Baukonstruktion
Inhaltsverzeichnis
(Text von David Sandmann und Silke Scheerer)
Der CUBE
Der Forschungsbau mit einer Grundfläche von 24,1 m × 7,8 m besteht aus drei wesentlichen Teilen: der BOX, den zwei TWIST-Elementen samt auskragender Flügel und einer Stahl-Glas-Fassade.

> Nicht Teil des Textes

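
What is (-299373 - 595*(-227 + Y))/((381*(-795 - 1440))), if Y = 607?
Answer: 525473/851535 ≈ 0.61709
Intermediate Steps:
(-299373 - 595*(-227 + Y))/((381*(-795 - 1440))) = (-299373 - 595*(-227 + 607))/((381*(-795 - 1440))) = (-299373 - 595*380)/((381*(-2235))) = (-299373 - 1*226100)/(-851535) = (-299373 - 226100)*(-1/851535) = -525473*(-1/851535) = 525473/851535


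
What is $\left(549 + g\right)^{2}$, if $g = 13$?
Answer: $315844$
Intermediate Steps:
$\left(549 + g\right)^{2} = \left(549 + 13\right)^{2} = 562^{2} = 315844$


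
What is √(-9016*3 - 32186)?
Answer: I*√59234 ≈ 243.38*I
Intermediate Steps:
√(-9016*3 - 32186) = √(-27048 - 32186) = √(-59234) = I*√59234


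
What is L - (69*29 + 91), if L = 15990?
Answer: 13898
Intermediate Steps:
L - (69*29 + 91) = 15990 - (69*29 + 91) = 15990 - (2001 + 91) = 15990 - 1*2092 = 15990 - 2092 = 13898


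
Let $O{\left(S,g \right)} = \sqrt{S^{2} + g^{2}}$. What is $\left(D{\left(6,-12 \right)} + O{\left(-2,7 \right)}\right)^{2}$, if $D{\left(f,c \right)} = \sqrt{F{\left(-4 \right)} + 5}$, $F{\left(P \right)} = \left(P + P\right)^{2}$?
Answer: $122 + 2 \sqrt{3657} \approx 242.95$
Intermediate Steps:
$F{\left(P \right)} = 4 P^{2}$ ($F{\left(P \right)} = \left(2 P\right)^{2} = 4 P^{2}$)
$D{\left(f,c \right)} = \sqrt{69}$ ($D{\left(f,c \right)} = \sqrt{4 \left(-4\right)^{2} + 5} = \sqrt{4 \cdot 16 + 5} = \sqrt{64 + 5} = \sqrt{69}$)
$\left(D{\left(6,-12 \right)} + O{\left(-2,7 \right)}\right)^{2} = \left(\sqrt{69} + \sqrt{\left(-2\right)^{2} + 7^{2}}\right)^{2} = \left(\sqrt{69} + \sqrt{4 + 49}\right)^{2} = \left(\sqrt{69} + \sqrt{53}\right)^{2} = \left(\sqrt{53} + \sqrt{69}\right)^{2}$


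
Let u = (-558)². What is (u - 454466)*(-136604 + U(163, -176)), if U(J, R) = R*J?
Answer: 23653615784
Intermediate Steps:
u = 311364
U(J, R) = J*R
(u - 454466)*(-136604 + U(163, -176)) = (311364 - 454466)*(-136604 + 163*(-176)) = -143102*(-136604 - 28688) = -143102*(-165292) = 23653615784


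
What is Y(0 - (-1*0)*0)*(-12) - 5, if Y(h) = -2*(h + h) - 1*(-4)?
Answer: -53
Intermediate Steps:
Y(h) = 4 - 4*h (Y(h) = -4*h + 4 = 4 - 4*h)
Y(0 - (-1*0)*0)*(-12) - 5 = (4 - 4*(0 - (-1*0)*0))*(-12) - 5 = (4 - 4*(0 - 0*0))*(-12) - 5 = (4 - 4*(0 - 1*0))*(-12) - 5 = (4 - 4*(0 + 0))*(-12) - 5 = (4 - 4*0)*(-12) - 5 = (4 + 0)*(-12) - 5 = 4*(-12) - 5 = -48 - 5 = -53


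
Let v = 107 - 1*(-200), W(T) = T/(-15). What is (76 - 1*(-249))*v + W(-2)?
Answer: 1496627/15 ≈ 99775.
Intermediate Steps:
W(T) = -T/15 (W(T) = T*(-1/15) = -T/15)
v = 307 (v = 107 + 200 = 307)
(76 - 1*(-249))*v + W(-2) = (76 - 1*(-249))*307 - 1/15*(-2) = (76 + 249)*307 + 2/15 = 325*307 + 2/15 = 99775 + 2/15 = 1496627/15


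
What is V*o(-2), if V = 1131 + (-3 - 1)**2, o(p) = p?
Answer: -2294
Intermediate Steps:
V = 1147 (V = 1131 + (-4)**2 = 1131 + 16 = 1147)
V*o(-2) = 1147*(-2) = -2294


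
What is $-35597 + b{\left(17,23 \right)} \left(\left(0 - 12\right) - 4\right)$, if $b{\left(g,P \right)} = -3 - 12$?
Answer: $-35357$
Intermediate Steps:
$b{\left(g,P \right)} = -15$
$-35597 + b{\left(17,23 \right)} \left(\left(0 - 12\right) - 4\right) = -35597 - 15 \left(\left(0 - 12\right) - 4\right) = -35597 - 15 \left(-12 - 4\right) = -35597 - -240 = -35597 + 240 = -35357$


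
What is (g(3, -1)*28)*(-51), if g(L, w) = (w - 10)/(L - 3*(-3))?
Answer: 1309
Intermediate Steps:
g(L, w) = (-10 + w)/(9 + L) (g(L, w) = (-10 + w)/(L + 9) = (-10 + w)/(9 + L))
(g(3, -1)*28)*(-51) = (((-10 - 1)/(9 + 3))*28)*(-51) = ((-11/12)*28)*(-51) = (((1/12)*(-11))*28)*(-51) = -11/12*28*(-51) = -77/3*(-51) = 1309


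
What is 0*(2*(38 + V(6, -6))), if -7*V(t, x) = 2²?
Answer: 0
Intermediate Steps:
V(t, x) = -4/7 (V(t, x) = -⅐*2² = -⅐*4 = -4/7)
0*(2*(38 + V(6, -6))) = 0*(2*(38 - 4/7)) = 0*(2*(262/7)) = 0*(524/7) = 0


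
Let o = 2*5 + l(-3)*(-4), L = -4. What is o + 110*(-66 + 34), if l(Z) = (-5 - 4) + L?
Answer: -3458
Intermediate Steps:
l(Z) = -13 (l(Z) = (-5 - 4) - 4 = -9 - 4 = -13)
o = 62 (o = 2*5 - 13*(-4) = 10 + 52 = 62)
o + 110*(-66 + 34) = 62 + 110*(-66 + 34) = 62 + 110*(-32) = 62 - 3520 = -3458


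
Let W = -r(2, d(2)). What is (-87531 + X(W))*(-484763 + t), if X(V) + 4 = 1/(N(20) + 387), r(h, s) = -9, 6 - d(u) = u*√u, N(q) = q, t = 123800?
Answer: 12859936394472/407 ≈ 3.1597e+10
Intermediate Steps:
d(u) = 6 - u^(3/2) (d(u) = 6 - u*√u = 6 - u^(3/2))
W = 9 (W = -1*(-9) = 9)
X(V) = -1627/407 (X(V) = -4 + 1/(20 + 387) = -4 + 1/407 = -1627/407)
(-87531 + X(W))*(-484763 + t) = (-87531 - 1627/407)*(-484763 + 123800) = -35626744/407*(-360963) = 12859936394472/407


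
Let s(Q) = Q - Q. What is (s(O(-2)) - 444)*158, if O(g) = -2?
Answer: -70152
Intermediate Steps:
s(Q) = 0
(s(O(-2)) - 444)*158 = (0 - 444)*158 = -444*158 = -70152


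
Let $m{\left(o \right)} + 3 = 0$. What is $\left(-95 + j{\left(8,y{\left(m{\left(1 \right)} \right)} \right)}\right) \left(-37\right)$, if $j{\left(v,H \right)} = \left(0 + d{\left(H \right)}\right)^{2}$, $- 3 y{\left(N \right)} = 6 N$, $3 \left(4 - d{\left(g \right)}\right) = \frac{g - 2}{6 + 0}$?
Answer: $\frac{241943}{81} \approx 2986.9$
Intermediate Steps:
$d{\left(g \right)} = \frac{37}{9} - \frac{g}{18}$ ($d{\left(g \right)} = 4 - \frac{\left(g - 2\right) \frac{1}{6 + 0}}{3} = 4 - \frac{\left(-2 + g\right) \frac{1}{6}}{3} = 4 - \frac{- \frac{1}{3} + \frac{g}{6}}{3} = 4 - \left(- \frac{1}{9} + \frac{g}{18}\right) = \frac{37}{9} - \frac{g}{18}$)
$m{\left(o \right)} = -3$ ($m{\left(o \right)} = -3 + 0 = -3$)
$y{\left(N \right)} = - 2 N$ ($y{\left(N \right)} = - \frac{6 N}{3} = - 2 N$)
$j{\left(v,H \right)} = \left(\frac{37}{9} - \frac{H}{18}\right)^{2}$ ($j{\left(v,H \right)} = \left(0 - \left(- \frac{37}{9} + \frac{H}{18}\right)\right)^{2} = \left(\frac{37}{9} - \frac{H}{18}\right)^{2}$)
$\left(-95 + j{\left(8,y{\left(m{\left(1 \right)} \right)} \right)}\right) \left(-37\right) = \left(-95 + \frac{\left(-74 - -6\right)^{2}}{324}\right) \left(-37\right) = \left(-95 + \frac{\left(-74 + 6\right)^{2}}{324}\right) \left(-37\right) = \left(-95 + \frac{\left(-68\right)^{2}}{324}\right) \left(-37\right) = \left(-95 + \frac{1}{324} \cdot 4624\right) \left(-37\right) = \left(-95 + \frac{1156}{81}\right) \left(-37\right) = \left(- \frac{6539}{81}\right) \left(-37\right) = \frac{241943}{81}$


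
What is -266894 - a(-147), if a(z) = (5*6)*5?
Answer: -267044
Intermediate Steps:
a(z) = 150 (a(z) = 30*5 = 150)
-266894 - a(-147) = -266894 - 1*150 = -266894 - 150 = -267044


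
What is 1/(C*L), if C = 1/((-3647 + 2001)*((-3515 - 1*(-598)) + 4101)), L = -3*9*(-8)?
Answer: -243608/27 ≈ -9022.5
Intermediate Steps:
L = 216 (L = -27*(-8) = 216)
C = -1/1948864 (C = 1/(-1646*((-3515 + 598) + 4101)) = 1/(-1646*(-2917 + 4101)) = 1/(-1646*1184) = 1/(-1948864) = -1/1948864 ≈ -5.1312e-7)
1/(C*L) = 1/(-1/1948864*216) = 1/(-27/243608) = -243608/27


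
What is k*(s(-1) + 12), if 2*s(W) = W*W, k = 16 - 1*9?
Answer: 175/2 ≈ 87.500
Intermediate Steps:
k = 7 (k = 16 - 9 = 7)
s(W) = W²/2 (s(W) = (W*W)/2 = W²/2)
k*(s(-1) + 12) = 7*((½)*(-1)² + 12) = 7*((½)*1 + 12) = 7*(½ + 12) = 7*(25/2) = 175/2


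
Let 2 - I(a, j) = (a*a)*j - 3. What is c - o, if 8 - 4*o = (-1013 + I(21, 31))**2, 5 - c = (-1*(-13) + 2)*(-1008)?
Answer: 215533533/4 ≈ 5.3883e+7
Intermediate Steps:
I(a, j) = 5 - j*a**2 (I(a, j) = 2 - ((a*a)*j - 3) = 2 - (a**2*j - 3) = 2 - (j*a**2 - 3) = 2 - (-3 + j*a**2) = 2 + (3 - j*a**2) = 5 - j*a**2)
c = 15125 (c = 5 - (-1*(-13) + 2)*(-1008) = 5 - (13 + 2)*(-1008) = 5 - 15*(-1008) = 5 - 1*(-15120) = 5 + 15120 = 15125)
o = -215473033/4 (o = 2 - (-1013 + (5 - 1*31*21**2))**2/4 = 2 - (-1013 + (5 - 1*31*441))**2/4 = 2 - (-1013 + (5 - 13671))**2/4 = 2 - (-1013 - 13666)**2/4 = 2 - 1/4*(-14679)**2 = 2 - 1/4*215473041 = 2 - 215473041/4 = -215473033/4 ≈ -5.3868e+7)
c - o = 15125 - 1*(-215473033/4) = 15125 + 215473033/4 = 215533533/4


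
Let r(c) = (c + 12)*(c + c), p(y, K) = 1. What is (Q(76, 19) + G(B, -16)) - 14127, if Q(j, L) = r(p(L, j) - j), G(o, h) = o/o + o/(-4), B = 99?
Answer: -18803/4 ≈ -4700.8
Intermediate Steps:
G(o, h) = 1 - o/4 (G(o, h) = 1 + o*(-¼) = 1 - o/4)
r(c) = 2*c*(12 + c) (r(c) = (12 + c)*(2*c) = 2*c*(12 + c))
Q(j, L) = 2*(1 - j)*(13 - j) (Q(j, L) = 2*(1 - j)*(12 + (1 - j)) = 2*(1 - j)*(13 - j))
(Q(76, 19) + G(B, -16)) - 14127 = (2*(-1 + 76)*(-13 + 76) + (1 - ¼*99)) - 14127 = (2*75*63 + (1 - 99/4)) - 14127 = (9450 - 95/4) - 14127 = 37705/4 - 14127 = -18803/4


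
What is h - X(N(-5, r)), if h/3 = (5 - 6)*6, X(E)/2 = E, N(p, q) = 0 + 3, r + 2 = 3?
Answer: -24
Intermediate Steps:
r = 1 (r = -2 + 3 = 1)
N(p, q) = 3
X(E) = 2*E
h = -18 (h = 3*((5 - 6)*6) = 3*(-1*6) = 3*(-6) = -18)
h - X(N(-5, r)) = -18 - 2*3 = -18 - 1*6 = -18 - 6 = -24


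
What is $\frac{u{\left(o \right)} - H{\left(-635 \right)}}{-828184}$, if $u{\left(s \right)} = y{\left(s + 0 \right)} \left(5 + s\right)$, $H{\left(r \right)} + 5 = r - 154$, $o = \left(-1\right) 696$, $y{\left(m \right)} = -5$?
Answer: $- \frac{607}{118312} \approx -0.0051305$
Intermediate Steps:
$o = -696$
$H{\left(r \right)} = -159 + r$ ($H{\left(r \right)} = -5 + \left(r - 154\right) = -5 + \left(-154 + r\right) = -159 + r$)
$u{\left(s \right)} = -25 - 5 s$ ($u{\left(s \right)} = - 5 \left(5 + s\right) = -25 - 5 s$)
$\frac{u{\left(o \right)} - H{\left(-635 \right)}}{-828184} = \frac{\left(-25 - -3480\right) - \left(-159 - 635\right)}{-828184} = \left(\left(-25 + 3480\right) - -794\right) \left(- \frac{1}{828184}\right) = \left(3455 + 794\right) \left(- \frac{1}{828184}\right) = 4249 \left(- \frac{1}{828184}\right) = - \frac{607}{118312}$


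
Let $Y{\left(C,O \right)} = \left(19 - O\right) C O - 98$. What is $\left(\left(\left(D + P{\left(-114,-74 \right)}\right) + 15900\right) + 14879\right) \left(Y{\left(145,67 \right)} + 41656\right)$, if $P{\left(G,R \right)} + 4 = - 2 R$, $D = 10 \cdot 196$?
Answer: $-13967448846$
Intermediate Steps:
$Y{\left(C,O \right)} = -98 + C O \left(19 - O\right)$ ($Y{\left(C,O \right)} = C \left(19 - O\right) O - 98 = C O \left(19 - O\right) - 98 = -98 + C O \left(19 - O\right)$)
$D = 1960$
$P{\left(G,R \right)} = -4 - 2 R$
$\left(\left(\left(D + P{\left(-114,-74 \right)}\right) + 15900\right) + 14879\right) \left(Y{\left(145,67 \right)} + 41656\right) = \left(\left(\left(1960 - -144\right) + 15900\right) + 14879\right) \left(\left(-98 - 145 \cdot 67^{2} + 19 \cdot 145 \cdot 67\right) + 41656\right) = \left(\left(\left(1960 + \left(-4 + 148\right)\right) + 15900\right) + 14879\right) \left(\left(-98 - 145 \cdot 4489 + 184585\right) + 41656\right) = \left(\left(\left(1960 + 144\right) + 15900\right) + 14879\right) \left(\left(-98 - 650905 + 184585\right) + 41656\right) = \left(\left(2104 + 15900\right) + 14879\right) \left(-466418 + 41656\right) = \left(18004 + 14879\right) \left(-424762\right) = 32883 \left(-424762\right) = -13967448846$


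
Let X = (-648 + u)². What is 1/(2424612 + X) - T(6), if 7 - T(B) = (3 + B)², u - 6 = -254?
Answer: 238829673/3227428 ≈ 74.000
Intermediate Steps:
u = -248 (u = 6 - 254 = -248)
T(B) = 7 - (3 + B)²
X = 802816 (X = (-648 - 248)² = (-896)² = 802816)
1/(2424612 + X) - T(6) = 1/(2424612 + 802816) - (7 - (3 + 6)²) = 1/3227428 - (7 - 1*9²) = 1/3227428 - (7 - 1*81) = 1/3227428 - (7 - 81) = 1/3227428 - 1*(-74) = 1/3227428 + 74 = 238829673/3227428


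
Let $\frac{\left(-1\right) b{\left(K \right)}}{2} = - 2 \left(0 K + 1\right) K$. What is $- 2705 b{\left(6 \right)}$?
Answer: $-64920$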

Gestaltgebend sind die in Ortbetonbauweise gefertigten, bis zu 6,8 m hohen und 32,0 m langen TWIST-Schalen aus nahezu weißem Carbonbeton. Diese sind geometrisch identisch und verdreht zueinander angeordnet. Gemeinsam mit dem Lichtband bilden sie die Dachfläche und sind durch ihre Verwindung von der Horizontalen in die Vertikale gleichzeitig auch ein Teil der Außenhülle. Die Flügel ragen ca. 8,0 m über die Grundfläche des Gebäudes hinaus und sind an ihren äußeren Enden lediglich 6,0 cm dick.
Die TWIST-Schalen umgeben den quaderförmigen, zweigeschossigen (Halb-)Fertigteilkomplex BOX aus dunkel gefärbtem Carbonbeton. Die BOX ist etwa 10,7 m lang, 4,9 m breit und 6,8 m hoch. Sie besteht aus 25 Halbfertigteilwänden, zehn Attikaelementen, neun Hohlkörperfertigteildecken und zwei Treppenläufen. Die Bauteile wurden vor Ort mit Ortbeton zu einer Tragstruktur zusammengefügt.
Eine besondere Herausforderung war das Vorlegen einer genehmigungsfähigen Planung, da bei nahezu allen Bauteilen und bei vielen Werkstoffen keine gültigen Normen oder Zulassungen vorlagen oder maßgebliche Abweichungen zu bereits zugelassenen Produkten oder Bauarten bestanden. Für diese Bauprodukte und -technologien mussten Zustimmungen im Einzelfall (ZiE) und vorhabenbezogene Bauartgenehmigungen (vBG) gemäß Sächsischer Bauordnung bei der Landesstelle für Bautechnik (Leipzig) erwirkt werden.
Gebäudeteil BOX
Die BOX demonstriert die generelle Eignung von Carbonbeton für den Fertigteilbau. Mit einem traditionellen Gebäudekonzept aus ebenen Tragelementen wurde eine klassische Montagebauweise mit Vorfertigungs-, Transport- und Baustellenabläufen realisiert. Es sollte ressourceneffizient, wirtschaftlich, einfach und effizient gebaut werden können.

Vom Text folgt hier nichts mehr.